Policy and Plan Effectiveness Monitoring

Policy and plan effectiveness monitoring

Monitoring the efficiency and effectiveness of policies, rules or other methods in policy statements or plans (policy and plan monitoring) is an important part of the resource management planning process. It has a direct relationship to sections 32 and 35 of the Act. It is an ongoing activity throughout the planning cycle to assess how well the plan is working. Policy and plan effectiveness monitoring helps determine the need for further action, and possible changes and improvements in policy statements and plans, or in actions taken to implement them.

The Resource Management Act (RMA) requires local authorities to monitor the efficiency and effectiveness of policies, rules, or other methods in its policy statements or plans; to take appropriate action when monitoring indicates that this is necessary and to prepare a report at least every five years on the results of section 35(2)(b) monitoring.

Monitoring closes the loop in the 'plan - do - monitor - review' cycle and informs decision-makers of the consequences of actions and changes in the environment. Policy and plan effectiveness monitoring provides a means for determining how well plans are working in practice. It both builds on and provides information for state of the environment monitoring and can be assisted by monitoring resource consents, compliance and complaints. It is important to have an integrated approach.


Start plan monitoring early

  • Think about monitoring at the start of the policy and plan development process. Do not wait until the plan is fully operative or useful information may be missed.
  • Develop a monitoring/evaluation programme at the same time as plan provisions are developed but recognise things may change.
  • Monitor the implementation of policy and plans. It is essential to know that plan methods are being implemented before checking that anticipated outcomes are being achieved.
  • Remember monitoring is a systematic and ongoing process rather than a one-off task.

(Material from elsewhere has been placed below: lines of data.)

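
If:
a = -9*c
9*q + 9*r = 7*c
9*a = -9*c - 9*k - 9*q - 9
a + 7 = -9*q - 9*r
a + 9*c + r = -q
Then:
No Solution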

This means there will be a continuous review process for policies and plans.
  • Be focused; monitor priority matters first. Many councils have started by monitoring and reviewing the environmental results expected (EREs) in policy and plans. This helps to determine if EREs are being achieved and whether or not they need to be more focused (and rewritten) to be measurable. This is all part of the monitoring process.
  • Consider the plan's context and external factors, eg, population growth or decline.
  • Establish the links with monitoring the state of the environment and the monitoring of resource consents, compliance and complaints.